A few weeks ago I spent some time strolling through the WordPress authentication code, trying to come up with the best way to wrap it with SSL. In conclusion? It can be wrapped, and it seems like it might even be secure if the password and session cookies are only sent and honored over SSL connections.
The session cookie mechanism used in WordPress 1.5 was written from scratch, and suffers problems that the PHP session APIs were meant to solve. It sets two cookies:
wordpressuser_{HASH} = {USERNAME}
wordpresspass_{HASH} = {PWHASH}
The {HASH} is generated from the configured site URL. The {USERNAME} is the plain-text user name. The {PWHASH} is the truly heinous part -- it can be either:
- The MD5 hash of the password.
- The MD5 hash of the MD5 hash of the password.

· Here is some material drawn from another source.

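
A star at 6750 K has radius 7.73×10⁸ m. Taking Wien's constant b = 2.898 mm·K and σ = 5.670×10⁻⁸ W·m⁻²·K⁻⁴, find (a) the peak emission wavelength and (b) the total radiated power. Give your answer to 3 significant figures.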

The cookie checker just compares the value of the password cookie with the MD5 hash of the user's password stored in the database. This makes the MD5 hash of the password just as valuable as the plain-text version. This also means that if the pair of session cookies is ever intercepted, it can be installed into a malicious user's browser unaltered and used to authenticate against the original WordPress site.
If WordPress instead used the PHP session APIs, it might be just as easy to hijack, but its session cookies wouldn't give away anything so permanent, and would expire on the server side after some period of time.
WordPress isn't the easiest package to use. I'm unimpressed with its messy internals, its chaotic landscape of useless 3rd party plugins, and lack of a built-in photo management tool. I'm very seriously investigating Drupal as a replacement.
Indeed, what else is there to blog about but blogging itself!